Getting that feedback faster is crucial as speed to market now can separate the winners from the left-behind in fashion. For the luxury label, time to market is the No. 1 challenge, Mischka admitted. Whereas the brand once had three seasons, now there are 12 and multiplied across the company’s six lines, that’s 72 design cycles.

“We had 170 openings last year,” Badgley said. “They came like bullets.”

Maintaining that frenzied pace requires top-notch intelligence. Armed with real-time data from the app, the fashion brand can begin to execute more quickly, ordering fabric earlier and trimming weeks off production without cutting corners on quality—and still delivering to stores on time, Mischka noted.

Fast fashion and other runway rip-offs, coupled with consumers addicted to bargain hunting and low prices, are also complicating the game for smaller retailers. “Some of the finest boutiques across the world right now are taking the labels out of the clothes when they get into the store so it makes it make it more difficult for a person to figure out whose clothes it was and where else they can buy it,” Badgley said. “It’s become such a rat race.”

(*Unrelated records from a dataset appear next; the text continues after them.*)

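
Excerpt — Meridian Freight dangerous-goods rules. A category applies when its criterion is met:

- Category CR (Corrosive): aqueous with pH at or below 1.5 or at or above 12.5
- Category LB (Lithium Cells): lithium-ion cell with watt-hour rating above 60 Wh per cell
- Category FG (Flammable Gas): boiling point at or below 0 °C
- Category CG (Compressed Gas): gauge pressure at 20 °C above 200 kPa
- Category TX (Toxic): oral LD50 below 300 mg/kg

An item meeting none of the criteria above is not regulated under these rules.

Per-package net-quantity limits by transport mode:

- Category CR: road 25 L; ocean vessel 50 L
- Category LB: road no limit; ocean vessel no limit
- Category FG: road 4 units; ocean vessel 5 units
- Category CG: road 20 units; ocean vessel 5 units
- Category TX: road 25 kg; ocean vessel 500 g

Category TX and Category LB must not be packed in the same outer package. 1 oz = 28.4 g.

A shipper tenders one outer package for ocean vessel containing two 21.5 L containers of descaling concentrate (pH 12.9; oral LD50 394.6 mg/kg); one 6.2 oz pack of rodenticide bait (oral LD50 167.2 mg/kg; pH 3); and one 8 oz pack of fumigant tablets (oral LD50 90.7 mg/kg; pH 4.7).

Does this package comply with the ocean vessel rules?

pH 12.9 meets the Category CR criterion (Corrosive), so the descaling concentrate is Category CR.
The rodenticide bait has oral LD50 167.2 mg/kg, which is < 300 mg/kg, so it is Category TX (Toxic).
Fumigant tablets: oral LD50 90.7 mg/kg < 300 mg/kg → Category TX (Toxic).
Total Category TX: (one 6.2 oz pack = 176.08 g) + (one 8 oz pack = 227.2 g) = 403.28 g.
403.28 g ≤ 500 g (ocean vessel limit, Category TX) — within limit.
Category CR quantity: two 21.5 L containers = 43 L.
That is within the Category CR ocean vessel limit of 50 L.
The segregation rule (Category TX with Category LB) does not apply to Category TX with Category CR.
Every hazard category is within its ocean vessel limit and no segregation rule is violated.

Yes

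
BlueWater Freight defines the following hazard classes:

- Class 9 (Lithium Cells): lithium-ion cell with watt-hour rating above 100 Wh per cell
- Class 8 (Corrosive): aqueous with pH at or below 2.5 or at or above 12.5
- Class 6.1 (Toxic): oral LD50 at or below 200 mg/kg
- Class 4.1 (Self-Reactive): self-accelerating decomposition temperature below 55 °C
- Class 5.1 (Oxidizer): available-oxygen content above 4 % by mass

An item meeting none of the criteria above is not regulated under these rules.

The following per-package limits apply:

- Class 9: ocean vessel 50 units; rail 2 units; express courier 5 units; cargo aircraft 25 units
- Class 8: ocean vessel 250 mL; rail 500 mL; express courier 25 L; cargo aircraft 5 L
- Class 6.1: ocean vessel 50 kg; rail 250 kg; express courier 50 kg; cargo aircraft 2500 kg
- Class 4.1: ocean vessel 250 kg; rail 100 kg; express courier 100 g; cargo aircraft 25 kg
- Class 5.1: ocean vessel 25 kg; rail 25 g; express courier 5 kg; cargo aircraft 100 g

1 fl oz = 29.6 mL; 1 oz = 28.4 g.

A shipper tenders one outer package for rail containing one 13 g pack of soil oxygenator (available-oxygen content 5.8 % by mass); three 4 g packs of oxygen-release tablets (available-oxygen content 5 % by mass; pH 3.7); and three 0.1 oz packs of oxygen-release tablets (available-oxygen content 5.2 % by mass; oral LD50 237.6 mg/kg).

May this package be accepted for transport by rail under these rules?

No

With available-oxygen content 5.8 % by mass (> 4 % by mass), the soil oxygenator falls in Class 5.1.
Available-oxygen content 5 % by mass meets the Class 5.1 criterion (Oxidizer), so the oxygen-release tablets are Class 5.1.
Available-oxygen content 5.2 % by mass meets the Class 5.1 criterion (Oxidizer), so the oxygen-release tablets are Class 5.1.
Total Class 5.1: 13 g + (three 4 g packs = 12 g) + (three 0.1 oz packs = 8.52 g) = 33.52 g.
33.52 g exceeds the rail limit of 25 g for Class 5.1.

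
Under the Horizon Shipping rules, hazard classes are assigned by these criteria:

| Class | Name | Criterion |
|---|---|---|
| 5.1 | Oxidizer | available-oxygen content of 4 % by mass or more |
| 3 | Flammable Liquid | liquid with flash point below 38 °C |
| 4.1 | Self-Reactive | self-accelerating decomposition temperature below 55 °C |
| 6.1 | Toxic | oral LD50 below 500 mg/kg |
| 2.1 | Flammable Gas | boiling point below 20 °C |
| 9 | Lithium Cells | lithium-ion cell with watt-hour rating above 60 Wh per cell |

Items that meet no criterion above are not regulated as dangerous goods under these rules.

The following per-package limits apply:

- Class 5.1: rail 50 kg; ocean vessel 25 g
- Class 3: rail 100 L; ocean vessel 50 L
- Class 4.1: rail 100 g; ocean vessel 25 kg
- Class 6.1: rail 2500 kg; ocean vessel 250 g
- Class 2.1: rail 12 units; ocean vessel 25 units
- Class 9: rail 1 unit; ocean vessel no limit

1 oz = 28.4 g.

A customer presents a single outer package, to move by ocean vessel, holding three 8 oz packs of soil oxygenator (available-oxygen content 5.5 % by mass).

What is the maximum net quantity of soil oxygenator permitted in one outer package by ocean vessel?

25 g

Available-oxygen content 5.5 % by mass meets the Class 5.1 criterion (Oxidizer), so the soil oxygenator is Class 5.1.
The ocean vessel limit for Class 5.1 is 25 g.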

For Badgley Mischka, the top-voted look was a crimson floor-length ball gown, the kind of tried-and-true number that has been a hallmark of the brand over the years, a sign, perhaps, that consumers still appreciate the classics for their clothing even while embracing digital everything in every corner of their connected lives.

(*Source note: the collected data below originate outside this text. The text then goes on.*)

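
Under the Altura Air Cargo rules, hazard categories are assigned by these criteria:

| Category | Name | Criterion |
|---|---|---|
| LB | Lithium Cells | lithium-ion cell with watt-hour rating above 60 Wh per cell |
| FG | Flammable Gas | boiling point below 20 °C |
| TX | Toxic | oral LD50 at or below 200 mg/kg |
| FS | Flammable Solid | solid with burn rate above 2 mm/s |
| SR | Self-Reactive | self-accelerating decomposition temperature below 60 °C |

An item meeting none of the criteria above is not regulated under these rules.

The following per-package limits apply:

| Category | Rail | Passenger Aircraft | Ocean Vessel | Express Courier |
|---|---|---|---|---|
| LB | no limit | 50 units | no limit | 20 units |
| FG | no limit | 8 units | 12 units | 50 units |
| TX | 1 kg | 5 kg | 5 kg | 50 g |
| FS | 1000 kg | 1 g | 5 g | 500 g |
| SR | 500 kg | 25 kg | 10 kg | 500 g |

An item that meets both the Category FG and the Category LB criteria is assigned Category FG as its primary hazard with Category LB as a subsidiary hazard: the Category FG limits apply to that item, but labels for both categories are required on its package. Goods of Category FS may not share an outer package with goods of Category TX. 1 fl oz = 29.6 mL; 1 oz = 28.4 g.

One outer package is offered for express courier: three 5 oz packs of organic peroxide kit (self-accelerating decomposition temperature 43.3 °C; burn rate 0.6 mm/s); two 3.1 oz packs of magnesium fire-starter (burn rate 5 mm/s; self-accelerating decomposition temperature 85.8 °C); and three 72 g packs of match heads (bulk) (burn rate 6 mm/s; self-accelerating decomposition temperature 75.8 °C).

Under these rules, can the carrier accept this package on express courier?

Yes

Organic peroxide kit: self-accelerating decomposition temperature 43.3 °C < 60 °C → Category SR (Self-Reactive).
Magnesium fire-starter: burn rate 5 mm/s > 2 mm/s → Category FS (Flammable Solid).
Burn rate 6 mm/s meets the Category FS criterion (Flammable Solid), so the match heads (bulk) are Category FS.
Total Category FS: (two 3.1 oz packs = 176.08 g) + (three 72 g packs = 216 g) = 392.08 g.
392.08 g ≤ 500 g (express courier limit, Category FS) — within limit.
Category SR quantity: three 5 oz packs = 426 g.
426 g is within the express courier limit of 500 g for Category SR.
The segregation rule (Category FS with Category TX) does not apply to Category FS with Category SR.
Every hazard category is within its express courier limit and no segregation rule is violated.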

“For all the Millennials out there and this high tech and the way the world’s changing, I find it amusing that probably the most classic, old-school type of ball gown like this still reigns supreme in a world that accelerates at the pace that it does,” said Badgley.

So while the clothing stays the same, for some luxury houses, it’s the way consumers want to interact it that will continue to evolve.

“The app design and live engagement during and after the show demonstrate the possibilities on rich consumer engagement using digital capabilities,” said Mitchell-Keller.